THIS picture, captured by snake catchers in Australia, appears to show a seemingly normal suburban backyard in Brisbane.
But at a closer look, one of the world's most venomous snakes can be spotted hiding in the garden. Can you find it?
A catcher working for Snake Catchers Brisbane and Gold Coast took the picture of the Eastern brown snake hidden outside a home in Seventeen Mile Rocks last month.
The creature, also known as a common brown snake, is the second most venomous land snake in the world and often seeks shelter in human habitats.
But the nervous species is quick to attack if it feels threatened.
And although some social media users managed to spot the dangerous creature when the catchers set the "spot the snake" challenge on Facebook, some were left baffled.
More than 100 people joined in, but many wrongly shared screenshots of the wall behind the blue plant pot next to the swimming pool, convinced there was a python hiding in the rocks.
But the Eastern brown snake, which was well camouflaged, was tucked away in the right side of the rock wall.
"Quite a few of you got this one right, so well done, it was definitely another tricky one," Snake Catchers Brisbane and Gold Coast said.
"We snake catchers really aren't fans of these types of retaining walls.
"It's a great place to look for food (such as rodents and skinks), and in some cases, snakes will use these retaining walls as sites for egg deposition."
Some social media users already knew the dangers of a rock wall in the backyard, but others were left terrified by the prospect of a hidden snake.

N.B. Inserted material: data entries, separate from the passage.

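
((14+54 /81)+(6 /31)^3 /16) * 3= 2621689 /59582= 44.00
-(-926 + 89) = 837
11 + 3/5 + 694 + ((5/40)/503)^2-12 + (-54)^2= 292243611653/80962880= 3609.60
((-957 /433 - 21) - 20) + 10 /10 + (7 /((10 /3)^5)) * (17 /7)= -1825911277 /43300000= -42.17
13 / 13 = 1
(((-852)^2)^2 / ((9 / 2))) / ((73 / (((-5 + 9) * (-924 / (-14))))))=423474176392.77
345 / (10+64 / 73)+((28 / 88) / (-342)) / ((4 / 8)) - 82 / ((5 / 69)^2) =-290943298739 / 18668925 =-15584.36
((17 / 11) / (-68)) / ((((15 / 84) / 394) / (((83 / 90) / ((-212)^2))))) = -114457 / 111236400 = -0.00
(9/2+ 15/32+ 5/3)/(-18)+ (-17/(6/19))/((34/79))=-216781/1728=-125.45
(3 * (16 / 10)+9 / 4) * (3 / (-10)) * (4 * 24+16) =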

"Now I am terrified of my massive stone retaining wall," one said.
"I'm not a fan anymore either. We have a huge wall and on the list is putting up the gaps with concrete this year," another wrote.
"Never ever will I own a rock wall. Eeeek," a third posted.
"If I had known this years ago would never have built ours," a fourth said.
The Eastern brown snake accounts for more fatalities than any other snake in Australia, according to the snake catchers in Brisbane.
Due to its foraging nature, the venomous snake often enters homes through gaps under doors, and uses timber piles, sheet iron, rock walls and heavy vegetation to hide.